I really do wish I could send a time-travel message to myself in regards to these next two little releases, because I cannot tell you how freaking astounded, amazed, and amused past me would have been to learn I’ve been published in two more Chicken Soup of the Soul books. I used to shelve them in the bookstore and—brutal honesty moment—during the holidays they used to do this “two for $25” deal that was a huge, huge pain in the butt to try and stock and shelve and sticker and keep organized, so the idea that I am taking part would have made past me flip me off even as he congratulated me.
“Keeping Cards, Keeping Memories,” appears in Chicken Soup for the Soul: The Magic of Christmas.
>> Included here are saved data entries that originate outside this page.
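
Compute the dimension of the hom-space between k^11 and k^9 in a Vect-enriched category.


In Vect-enriched categories, Hom(k^n, k^m) is the space of m x n matrices.
dim(Hom(k^11, k^9)) = 9 * 11 = 99

99


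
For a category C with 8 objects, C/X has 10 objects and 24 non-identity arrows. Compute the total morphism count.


In the slice category C/X, objects are morphisms to X.
Identity morphisms: 10 (one per object of C/X).
Non-identity morphisms: 24.
Total = 10 + 24 = 34

34


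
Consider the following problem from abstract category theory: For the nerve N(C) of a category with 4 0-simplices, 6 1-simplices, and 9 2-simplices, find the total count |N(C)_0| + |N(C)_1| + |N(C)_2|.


The 2-skeleton of the nerve N(C) consists of simplices in dimensions 0, 1, 2:
  |N(C)_0| = 4 (objects)
  |N(C)_1| = 6 (morphisms)
  |N(C)_2| = 9 (composable pairs)
Total = 4 + 6 + 9 = 19

19


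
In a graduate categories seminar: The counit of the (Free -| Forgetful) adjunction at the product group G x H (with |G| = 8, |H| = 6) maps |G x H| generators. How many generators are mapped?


The counit epsilon_K: F(U(K)) -> K of the Free-Forgetful adjunction
maps |K| generators of F(U(K)) into K. For K = G x H (the product group),
|G x H| = |G| * |H|.
Total generators mapped = 8 * 6 = 48.

48


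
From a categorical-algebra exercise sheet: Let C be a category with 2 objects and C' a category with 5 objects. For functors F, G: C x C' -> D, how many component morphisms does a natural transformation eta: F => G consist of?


A natural transformation eta: F => G assigns one component morphism per
object of the domain category.
The domain is the product category C x C', so
|Ob(C x C')| = |Ob(C)| * |Ob(C')| = 2 * 5 = 10.
Therefore eta has 10 component morphisms.

10


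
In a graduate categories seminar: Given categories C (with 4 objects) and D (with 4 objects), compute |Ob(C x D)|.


The product category C x D has objects that are pairs (c, d).
Number of pairs = |Ob(C)| * |Ob(D)| = 4 * 4 = 16

16


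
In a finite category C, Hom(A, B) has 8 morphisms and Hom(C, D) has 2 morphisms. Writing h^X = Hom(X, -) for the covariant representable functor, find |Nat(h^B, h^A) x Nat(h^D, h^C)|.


By the Yoneda lemma, Nat(h^B, h^A) is isomorphic to Hom(A, B),
so |Nat(h^B, h^A)| = |Hom(A, B)| and |Nat(h^D, h^C)| = |Hom(C, D)|.
|Hom(A, B)| = 8, |Hom(C, D)| = 2.
|Nat(h^B, h^A) x Nat(h^D, h^C)| = 8 * 2 = 16

16


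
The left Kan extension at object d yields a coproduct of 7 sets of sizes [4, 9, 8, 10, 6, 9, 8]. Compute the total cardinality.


Pointwise, the left Kan extension (Lan_F H)(d) is the colimit, indexed
by the comma category (F downarrow d), of H composed with the
projection (F downarrow d) -> C. Here that colimit is given
as a coproduct (disjoint union) of sets, so its cardinality is the
sum of the sizes of the summands.
Coproduct of sets with sizes: 4 + 9 + 8 + 10 + 6 + 9 + 8
= 54

54


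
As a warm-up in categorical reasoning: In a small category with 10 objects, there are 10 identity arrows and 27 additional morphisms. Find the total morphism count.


Each object has an identity morphism, giving 10 identities.
Adding the 27 non-identity morphisms:
Total = 10 + 27 = 37

37


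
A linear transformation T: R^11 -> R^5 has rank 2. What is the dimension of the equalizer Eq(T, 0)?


The equalizer of f and the zero map is ker(f).
By the rank-nullity theorem: dim(ker(f)) = dim(domain) - rank(f).
dim(ker(f)) = 11 - 2 = 9

9


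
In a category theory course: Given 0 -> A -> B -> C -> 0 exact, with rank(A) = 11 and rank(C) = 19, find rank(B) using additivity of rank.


For a short exact sequence 0 -> A -> B -> C -> 0,
rank is additive: rank(B) = rank(A) + rank(C).
rank(B) = 11 + 19 = 30

30


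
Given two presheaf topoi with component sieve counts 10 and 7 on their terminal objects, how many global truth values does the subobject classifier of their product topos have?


In a product of presheaf topoi E_1 x E_2, the subobject classifier
is Omega = Omega_1 x Omega_2 (componentwise), so
|Omega(top)| = |Omega_1(top_1)| * |Omega_2(top_2)|.
= 10 * 7 = 70.

70


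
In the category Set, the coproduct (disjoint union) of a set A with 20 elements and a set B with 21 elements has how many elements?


In Set, the coproduct A + B is the disjoint union.
|A + B| = |A| + |B| = 20 + 21 = 41

41


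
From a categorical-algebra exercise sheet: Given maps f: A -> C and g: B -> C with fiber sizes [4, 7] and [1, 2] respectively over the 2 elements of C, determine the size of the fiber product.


The pullback A x_C B consists of pairs (a, b) with f(a) = g(b).
For each element c in C, the fiber product has |f^-1(c)| * |g^-1(c)| elements.
Summing over C: 4 * 1 + 7 * 2
= 4 + 14 = 18

18


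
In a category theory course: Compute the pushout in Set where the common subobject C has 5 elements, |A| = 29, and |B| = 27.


The pushout A +_C B identifies the images of C in A and B.
|A +_C B| = |A| + |B| - |C| (for injections).
= 29 + 27 - 5 = 51

51


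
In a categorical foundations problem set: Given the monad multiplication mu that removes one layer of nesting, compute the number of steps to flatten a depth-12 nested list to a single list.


Each application of mu: T^2 -> T removes one layer of nesting.
Starting at depth 12 (i.e., T^12(X)), we need to reach T(X).
Number of mu applications = 12 - 1 = 11

11


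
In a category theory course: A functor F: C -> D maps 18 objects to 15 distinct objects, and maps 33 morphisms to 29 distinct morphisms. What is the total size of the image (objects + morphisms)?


The image of F consists of distinct objects and distinct morphisms.
|Im(F)| on objects = 15
|Im(F)| on morphisms = 29
Total image cardinality = 15 + 29 = 44

44


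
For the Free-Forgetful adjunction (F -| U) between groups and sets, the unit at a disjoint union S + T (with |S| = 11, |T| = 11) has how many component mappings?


The unit eta_X: X -> U(F(X)) of the Free-Forgetful adjunction
maps each element of X to a generator of F(X). For X = S + T (disjoint
union in Set), |S + T| = |S| + |T|.
Total mappings = 11 + 11 = 22.

22


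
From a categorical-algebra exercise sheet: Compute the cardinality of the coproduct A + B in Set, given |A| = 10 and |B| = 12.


In Set, the coproduct A + B is the disjoint union.
|A + B| = |A| + |B| = 10 + 12 = 22

22


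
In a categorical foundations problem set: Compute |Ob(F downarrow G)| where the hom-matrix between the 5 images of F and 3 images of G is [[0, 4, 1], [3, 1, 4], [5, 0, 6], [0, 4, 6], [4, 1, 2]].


Objects of (F downarrow G) are triples (a, b, h: F(a)->G(b)).
The count equals the sum of all entries in the hom-matrix.
sum(row 0) = 5
sum(row 1) = 8
sum(row 2) = 11
sum(row 3) = 10
sum(row 4) = 7
Grand total = 41

41


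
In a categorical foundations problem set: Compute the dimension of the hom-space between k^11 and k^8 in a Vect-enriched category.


In Vect-enriched categories, Hom(k^n, k^m) is the space of m x n matrices.
dim(Hom(k^11, k^8)) = 8 * 11 = 88

88


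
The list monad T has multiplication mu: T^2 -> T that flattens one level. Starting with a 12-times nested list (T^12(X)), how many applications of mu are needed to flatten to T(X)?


Each application of mu: T^2 -> T removes one layer of nesting.
Starting at depth 12 (i.e., T^12(X)), we need to reach T(X).
Number of mu applications = 12 - 1 = 11

11


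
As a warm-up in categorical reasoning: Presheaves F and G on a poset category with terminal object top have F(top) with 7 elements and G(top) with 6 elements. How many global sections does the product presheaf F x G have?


Global sections of a presheaf on a poset with terminal top satisfy
Gamma(H) ~ H(top). Presheaves admit pointwise products, so
(F x G)(top) = F(top) x G(top) (Cartesian product).
|Gamma(F x G)| = |F(top)| * |G(top)| = 7 * 6 = 42.

42


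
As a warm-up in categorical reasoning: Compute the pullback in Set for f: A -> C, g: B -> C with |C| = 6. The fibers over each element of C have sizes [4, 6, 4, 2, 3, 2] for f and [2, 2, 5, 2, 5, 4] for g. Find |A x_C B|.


The pullback A x_C B consists of pairs (a, b) with f(a) = g(b).
For each element c in C, the fiber product has |f^-1(c)| * |g^-1(c)| elements.
Summing over C: 4 * 2 + 6 * 2 + 4 * 5 + 2 * 2 + 3 * 5 + 2 * 4
= 8 + 12 + 20 + 4 + 15 + 8 = 67

67


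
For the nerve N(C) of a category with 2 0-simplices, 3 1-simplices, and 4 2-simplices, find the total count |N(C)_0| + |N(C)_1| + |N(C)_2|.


The 2-skeleton of the nerve N(C) consists of simplices in dimensions 0, 1, 2:
  |N(C)_0| = 2 (objects)
  |N(C)_1| = 3 (morphisms)
  |N(C)_2| = 4 (composable pairs)
Total = 2 + 3 + 4 = 9

9


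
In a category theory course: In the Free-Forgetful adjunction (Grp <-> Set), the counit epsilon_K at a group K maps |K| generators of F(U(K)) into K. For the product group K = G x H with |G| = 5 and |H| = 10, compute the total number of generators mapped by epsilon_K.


The counit epsilon_K: F(U(K)) -> K of the Free-Forgetful adjunction
maps |K| generators of F(U(K)) into K. For K = G x H (the product group),
|G x H| = |G| * |H|.
Total generators mapped = 5 * 10 = 50.

50


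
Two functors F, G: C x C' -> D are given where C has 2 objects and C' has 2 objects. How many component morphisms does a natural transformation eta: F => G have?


A natural transformation eta: F => G assigns one component morphism per
object of the domain category.
The domain is the product category C x C', so
|Ob(C x C')| = |Ob(C)| * |Ob(C')| = 2 * 2 = 4.
Therefore eta has 4 component morphisms.

4


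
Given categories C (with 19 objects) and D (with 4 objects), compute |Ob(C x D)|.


The product category C x D has objects that are pairs (c, d).
Number of pairs = |Ob(C)| * |Ob(D)| = 19 * 4 = 76

76


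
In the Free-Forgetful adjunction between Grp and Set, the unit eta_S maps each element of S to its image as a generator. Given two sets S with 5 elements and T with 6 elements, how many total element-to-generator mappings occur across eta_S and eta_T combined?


The unit eta_X: X -> U(F(X)) of the Free-Forgetful adjunction
maps each element of X to a generator of F(X). For X = S + T (disjoint
union in Set), |S + T| = |S| + |T|.
Total mappings = 5 + 6 = 11.

11


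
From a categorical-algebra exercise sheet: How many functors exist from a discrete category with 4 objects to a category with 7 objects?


A functor from a discrete category C to D is determined by
where each object maps. Each of the 4 objects of C can map
to any of the 7 objects of D independently.
Number of functors = 7^4 = 2401

2401


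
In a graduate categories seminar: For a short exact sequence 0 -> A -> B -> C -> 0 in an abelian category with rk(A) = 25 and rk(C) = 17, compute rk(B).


For a short exact sequence 0 -> A -> B -> C -> 0,
rank is additive: rank(B) = rank(A) + rank(C).
rank(B) = 25 + 17 = 42

42


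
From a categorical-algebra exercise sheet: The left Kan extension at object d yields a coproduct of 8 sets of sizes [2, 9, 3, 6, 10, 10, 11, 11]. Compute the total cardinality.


Pointwise, the left Kan extension (Lan_F H)(d) is the colimit, indexed
by the comma category (F downarrow d), of H composed with the
projection (F downarrow d) -> C. Here that colimit is given
as a coproduct (disjoint union) of sets, so its cardinality is the
sum of the sizes of the summands.
Coproduct of sets with sizes: 2 + 9 + 3 + 6 + 10 + 10 + 11 + 11
= 62

62


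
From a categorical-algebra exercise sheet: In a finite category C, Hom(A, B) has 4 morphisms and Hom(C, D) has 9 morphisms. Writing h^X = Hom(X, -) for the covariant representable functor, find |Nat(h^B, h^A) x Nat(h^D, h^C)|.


By the Yoneda lemma, Nat(h^B, h^A) is isomorphic to Hom(A, B),
so |Nat(h^B, h^A)| = |Hom(A, B)| and |Nat(h^D, h^C)| = |Hom(C, D)|.
|Hom(A, B)| = 4, |Hom(C, D)| = 9.
|Nat(h^B, h^A) x Nat(h^D, h^C)| = 4 * 9 = 36

36


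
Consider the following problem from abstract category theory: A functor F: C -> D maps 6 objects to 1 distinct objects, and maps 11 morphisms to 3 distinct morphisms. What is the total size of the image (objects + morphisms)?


The image of F consists of distinct objects and distinct morphisms.
|Im(F)| on objects = 1
|Im(F)| on morphisms = 3
Total image cardinality = 1 + 3 = 4

4


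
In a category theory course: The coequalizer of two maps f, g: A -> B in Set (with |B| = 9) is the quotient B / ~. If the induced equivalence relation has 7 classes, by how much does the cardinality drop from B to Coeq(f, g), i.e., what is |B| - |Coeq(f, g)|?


The coequalizer Coeq(f, g) = B / ~ has one element per equivalence class.
|B| = 9, |Coeq(f, g)| = 7.
|B| - |Coeq(f, g)| = 9 - 7 = 2.

2


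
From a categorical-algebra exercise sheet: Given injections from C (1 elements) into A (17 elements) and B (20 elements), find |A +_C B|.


The pushout A +_C B identifies the images of C in A and B.
|A +_C B| = |A| + |B| - |C| (for injections).
= 17 + 20 - 1 = 36

36


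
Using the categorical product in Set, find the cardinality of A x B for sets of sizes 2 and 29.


In Set, the product A x B is the Cartesian product.
By the universal property, |A x B| = |A| * |B|.
|A x B| = 2 * 29 = 58

58


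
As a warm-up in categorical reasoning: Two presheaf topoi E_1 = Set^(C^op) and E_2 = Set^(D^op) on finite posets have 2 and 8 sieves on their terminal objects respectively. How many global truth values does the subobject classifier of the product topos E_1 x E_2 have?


In a product of presheaf topoi E_1 x E_2, the subobject classifier
is Omega = Omega_1 x Omega_2 (componentwise), so
|Omega(top)| = |Omega_1(top_1)| * |Omega_2(top_2)|.
= 2 * 8 = 16.

16


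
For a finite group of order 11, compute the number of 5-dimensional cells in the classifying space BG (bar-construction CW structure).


In the bar-construction CW model of BG, the n-cells are indexed by
n-tuples [g_1|...|g_n] of non-identity elements of G (degenerate
simplices with some g_i = e do not contribute cells), so there are
(|G| - 1)^n n-cells.
For dim = 5 with |G| = 11:
cells = (11 - 1)^5 = 10^5 = 100000

100000


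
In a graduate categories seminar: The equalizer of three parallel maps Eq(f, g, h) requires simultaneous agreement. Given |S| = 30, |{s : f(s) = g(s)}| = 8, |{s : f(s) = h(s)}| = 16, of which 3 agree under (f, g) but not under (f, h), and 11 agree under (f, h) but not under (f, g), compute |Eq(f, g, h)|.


Eq(f, g, h) is the triple-agreement set: points in S where all three
maps take the same value. Using inclusion-exclusion on the pairwise data:
Pair (f, g) agrees on 8 points; pair (f, h) on 16 points.
Points agreeing under (f, g) but not (f, h) = 3; under (f, h) but not (f, g) = 11.
Triple-agreement = agreement-in-(f, g) minus points that agree under (f, g) but not (f, h):
|Eq(f, g, h)| = 8 - 3 = 5
(cross-check via (f, h): 16 - 11 = 5.)

5


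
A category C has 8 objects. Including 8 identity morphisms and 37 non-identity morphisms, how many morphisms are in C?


Each object has an identity morphism, giving 8 identities.
Adding the 37 non-identity morphisms:
Total = 8 + 37 = 45

45


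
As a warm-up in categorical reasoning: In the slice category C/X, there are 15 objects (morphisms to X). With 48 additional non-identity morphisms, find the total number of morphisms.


In the slice category C/X, objects are morphisms to X.
Identity morphisms: 15 (one per object of C/X).
Non-identity morphisms: 48.
Total = 15 + 48 = 63

63


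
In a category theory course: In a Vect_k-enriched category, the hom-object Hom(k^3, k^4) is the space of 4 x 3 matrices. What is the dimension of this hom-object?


In Vect-enriched categories, Hom(k^n, k^m) is the space of m x n matrices.
dim(Hom(k^3, k^4)) = 4 * 3 = 12

12


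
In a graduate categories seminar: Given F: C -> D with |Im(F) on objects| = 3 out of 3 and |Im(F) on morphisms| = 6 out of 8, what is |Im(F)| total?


The image of F consists of distinct objects and distinct morphisms.
|Im(F)| on objects = 3
|Im(F)| on morphisms = 6
Total image cardinality = 3 + 6 = 9

9


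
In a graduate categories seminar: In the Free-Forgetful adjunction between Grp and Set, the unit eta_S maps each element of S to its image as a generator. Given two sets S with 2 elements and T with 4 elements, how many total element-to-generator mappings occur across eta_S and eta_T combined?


The unit eta_X: X -> U(F(X)) of the Free-Forgetful adjunction
maps each element of X to a generator of F(X). For X = S + T (disjoint
union in Set), |S + T| = |S| + |T|.
Total mappings = 2 + 4 = 6.

6


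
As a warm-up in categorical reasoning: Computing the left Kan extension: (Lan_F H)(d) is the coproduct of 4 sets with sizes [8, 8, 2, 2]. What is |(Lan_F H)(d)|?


Pointwise, the left Kan extension (Lan_F H)(d) is the colimit, indexed
by the comma category (F downarrow d), of H composed with the
projection (F downarrow d) -> C. Here that colimit is given
as a coproduct (disjoint union) of sets, so its cardinality is the
sum of the sizes of the summands.
Coproduct of sets with sizes: 8 + 8 + 2 + 2
= 20

20


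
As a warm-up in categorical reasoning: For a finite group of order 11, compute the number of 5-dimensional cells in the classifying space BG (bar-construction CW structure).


In the bar-construction CW model of BG, the n-cells are indexed by
n-tuples [g_1|...|g_n] of non-identity elements of G (degenerate
simplices with some g_i = e do not contribute cells), so there are
(|G| - 1)^n n-cells.
For dim = 5 with |G| = 11:
cells = (11 - 1)^5 = 10^5 = 100000

100000


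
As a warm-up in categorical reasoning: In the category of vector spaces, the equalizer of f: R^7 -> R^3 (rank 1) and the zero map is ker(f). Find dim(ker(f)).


The equalizer of f and the zero map is ker(f).
By the rank-nullity theorem: dim(ker(f)) = dim(domain) - rank(f).
dim(ker(f)) = 7 - 1 = 6

6


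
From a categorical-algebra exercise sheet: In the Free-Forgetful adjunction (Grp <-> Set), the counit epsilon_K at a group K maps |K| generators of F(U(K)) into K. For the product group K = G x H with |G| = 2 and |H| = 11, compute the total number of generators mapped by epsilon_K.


The counit epsilon_K: F(U(K)) -> K of the Free-Forgetful adjunction
maps |K| generators of F(U(K)) into K. For K = G x H (the product group),
|G x H| = |G| * |H|.
Total generators mapped = 2 * 11 = 22.

22


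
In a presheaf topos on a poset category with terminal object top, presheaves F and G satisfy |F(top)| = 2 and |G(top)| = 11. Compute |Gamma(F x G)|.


Global sections of a presheaf on a poset with terminal top satisfy
Gamma(H) ~ H(top). Presheaves admit pointwise products, so
(F x G)(top) = F(top) x G(top) (Cartesian product).
|Gamma(F x G)| = |F(top)| * |G(top)| = 2 * 11 = 22.

22


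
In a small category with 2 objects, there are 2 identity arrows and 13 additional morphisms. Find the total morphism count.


Each object has an identity morphism, giving 2 identities.
Adding the 13 non-identity morphisms:
Total = 2 + 13 = 15

15


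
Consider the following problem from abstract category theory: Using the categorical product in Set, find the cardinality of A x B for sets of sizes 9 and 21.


In Set, the product A x B is the Cartesian product.
By the universal property, |A x B| = |A| * |B|.
|A x B| = 9 * 21 = 189

189


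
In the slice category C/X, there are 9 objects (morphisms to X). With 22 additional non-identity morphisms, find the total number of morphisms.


In the slice category C/X, objects are morphisms to X.
Identity morphisms: 9 (one per object of C/X).
Non-identity morphisms: 22.
Total = 9 + 22 = 31

31


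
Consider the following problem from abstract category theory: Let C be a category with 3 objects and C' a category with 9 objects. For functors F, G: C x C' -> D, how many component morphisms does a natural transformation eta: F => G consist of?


A natural transformation eta: F => G assigns one component morphism per
object of the domain category.
The domain is the product category C x C', so
|Ob(C x C')| = |Ob(C)| * |Ob(C')| = 3 * 9 = 27.
Therefore eta has 27 component morphisms.

27


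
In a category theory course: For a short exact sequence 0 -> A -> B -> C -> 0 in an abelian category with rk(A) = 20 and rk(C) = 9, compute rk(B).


For a short exact sequence 0 -> A -> B -> C -> 0,
rank is additive: rank(B) = rank(A) + rank(C).
rank(B) = 20 + 9 = 29

29


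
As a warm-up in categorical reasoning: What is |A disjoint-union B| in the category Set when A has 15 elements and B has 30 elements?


In Set, the coproduct A + B is the disjoint union.
|A + B| = |A| + |B| = 15 + 30 = 45

45


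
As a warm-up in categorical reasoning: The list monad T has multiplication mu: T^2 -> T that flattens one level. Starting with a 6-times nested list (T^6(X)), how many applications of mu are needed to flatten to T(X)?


Each application of mu: T^2 -> T removes one layer of nesting.
Starting at depth 6 (i.e., T^6(X)), we need to reach T(X).
Number of mu applications = 6 - 1 = 5

5


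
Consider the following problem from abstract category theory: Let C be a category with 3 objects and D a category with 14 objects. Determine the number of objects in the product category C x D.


The product category C x D has objects that are pairs (c, d).
Number of pairs = |Ob(C)| * |Ob(D)| = 3 * 14 = 42

42


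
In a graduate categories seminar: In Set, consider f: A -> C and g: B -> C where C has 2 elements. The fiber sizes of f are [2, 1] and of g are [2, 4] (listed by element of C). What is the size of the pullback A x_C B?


The pullback A x_C B consists of pairs (a, b) with f(a) = g(b).
For each element c in C, the fiber product has |f^-1(c)| * |g^-1(c)| elements.
Summing over C: 2 * 2 + 1 * 4
= 4 + 4 = 8

8


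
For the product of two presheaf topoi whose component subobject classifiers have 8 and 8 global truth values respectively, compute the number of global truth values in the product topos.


In a product of presheaf topoi E_1 x E_2, the subobject classifier
is Omega = Omega_1 x Omega_2 (componentwise), so
|Omega(top)| = |Omega_1(top_1)| * |Omega_2(top_2)|.
= 8 * 8 = 64.

64


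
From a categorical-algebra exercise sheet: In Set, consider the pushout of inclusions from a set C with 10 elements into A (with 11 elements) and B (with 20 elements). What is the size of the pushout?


The pushout A +_C B identifies the images of C in A and B.
|A +_C B| = |A| + |B| - |C| (for injections).
= 11 + 20 - 10 = 21

21


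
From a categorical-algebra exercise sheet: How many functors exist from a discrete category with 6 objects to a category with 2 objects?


A functor from a discrete category C to D is determined by
where each object maps. Each of the 6 objects of C can map
to any of the 2 objects of D independently.
Number of functors = 2^6 = 64

64


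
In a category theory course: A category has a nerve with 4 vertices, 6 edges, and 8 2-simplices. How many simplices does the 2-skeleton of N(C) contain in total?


The 2-skeleton of the nerve N(C) consists of simplices in dimensions 0, 1, 2:
  |N(C)_0| = 4 (objects)
  |N(C)_1| = 6 (morphisms)
  |N(C)_2| = 8 (composable pairs)
Total = 4 + 6 + 8 = 18

18


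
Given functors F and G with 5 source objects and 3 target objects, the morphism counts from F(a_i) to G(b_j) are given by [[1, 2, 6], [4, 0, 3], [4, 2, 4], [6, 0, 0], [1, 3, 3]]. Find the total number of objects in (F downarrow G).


Objects of (F downarrow G) are triples (a, b, h: F(a)->G(b)).
The count equals the sum of all entries in the hom-matrix.
sum(row 0) = 9
sum(row 1) = 7
sum(row 2) = 10
sum(row 3) = 6
sum(row 4) = 7
Grand total = 39

39


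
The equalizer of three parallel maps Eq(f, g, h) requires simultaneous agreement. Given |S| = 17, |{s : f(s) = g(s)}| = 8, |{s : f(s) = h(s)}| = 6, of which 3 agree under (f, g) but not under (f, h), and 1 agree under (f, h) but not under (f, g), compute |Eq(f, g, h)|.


Eq(f, g, h) is the triple-agreement set: points in S where all three
maps take the same value. Using inclusion-exclusion on the pairwise data:
Pair (f, g) agrees on 8 points; pair (f, h) on 6 points.
Points agreeing under (f, g) but not (f, h) = 3; under (f, h) but not (f, g) = 1.
Triple-agreement = agreement-in-(f, g) minus points that agree under (f, g) but not (f, h):
|Eq(f, g, h)| = 8 - 3 = 5
(cross-check via (f, h): 6 - 1 = 5.)

5


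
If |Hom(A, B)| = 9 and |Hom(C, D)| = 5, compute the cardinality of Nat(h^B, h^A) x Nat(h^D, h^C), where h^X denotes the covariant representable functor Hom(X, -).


By the Yoneda lemma, Nat(h^B, h^A) is isomorphic to Hom(A, B),
so |Nat(h^B, h^A)| = |Hom(A, B)| and |Nat(h^D, h^C)| = |Hom(C, D)|.
|Hom(A, B)| = 9, |Hom(C, D)| = 5.
|Nat(h^B, h^A) x Nat(h^D, h^C)| = 9 * 5 = 45

45


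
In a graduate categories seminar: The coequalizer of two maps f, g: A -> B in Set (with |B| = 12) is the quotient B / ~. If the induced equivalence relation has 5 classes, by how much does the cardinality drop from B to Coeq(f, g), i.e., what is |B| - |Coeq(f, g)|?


The coequalizer Coeq(f, g) = B / ~ has one element per equivalence class.
|B| = 12, |Coeq(f, g)| = 5.
|B| - |Coeq(f, g)| = 12 - 5 = 7.

7


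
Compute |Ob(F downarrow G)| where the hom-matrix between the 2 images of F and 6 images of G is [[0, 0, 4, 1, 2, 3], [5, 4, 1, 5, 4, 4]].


Objects of (F downarrow G) are triples (a, b, h: F(a)->G(b)).
The count equals the sum of all entries in the hom-matrix.
sum(row 0) = 10
sum(row 1) = 23
Grand total = 33

33


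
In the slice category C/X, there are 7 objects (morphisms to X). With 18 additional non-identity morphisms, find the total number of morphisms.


In the slice category C/X, objects are morphisms to X.
Identity morphisms: 7 (one per object of C/X).
Non-identity morphisms: 18.
Total = 7 + 18 = 25

25


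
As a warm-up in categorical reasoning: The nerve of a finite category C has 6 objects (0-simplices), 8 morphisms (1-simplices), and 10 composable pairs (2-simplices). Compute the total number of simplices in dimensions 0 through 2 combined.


The 2-skeleton of the nerve N(C) consists of simplices in dimensions 0, 1, 2:
  |N(C)_0| = 6 (objects)
  |N(C)_1| = 8 (morphisms)
  |N(C)_2| = 10 (composable pairs)
Total = 6 + 8 + 10 = 24

24


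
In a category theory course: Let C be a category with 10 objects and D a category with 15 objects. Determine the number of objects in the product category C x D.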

It’s a story about the first time I met my husband’s grandmother, and a discussion we had about cards, and how I revisit that memory every year when it’s time to put up the Christmas card string.
“Looking for the Source,” appears in Chicken Soup for the Soul: Too Funny! It’s a bookstore era story, funnily enough, about that time someone came into the store and all they could tell me was they were looking for a book. Just a book. With words in it. You know, that one? That one.
I’ve enjoyed writing these little memories up for Chicken Soup, and I’ll likely continue to try for more. It’s a lovely way to sit down and the sense of accomplishment at hitting “Submit!” is good for the seretonin levels.
So, I’m going to leave Twitter as of today—for what I imagine are obvious reasons, but to state them anyway: it’s a cesspool of white supremacy and racism, antisemitism, queer hate, and I could go on for days—and while Twitter has been an amazing place for me to build a queer community, I can’t keep supporting it the way it is, even passively.
I’m over at Mastodon, under @NathanBurgoine@romancelandia.club, and I’ve also got Facebook, and an Instagram account I mostly use to share pictures of my dog, and of course, this blog. Will 2023 be the year I finally organize a newsletter beyond a sign-up page? Who knows. Certainly not me. But my current plan is to attempt to be better at using all those other channels, while mostly keeping the major news and noise coming through this blog and Mastodon.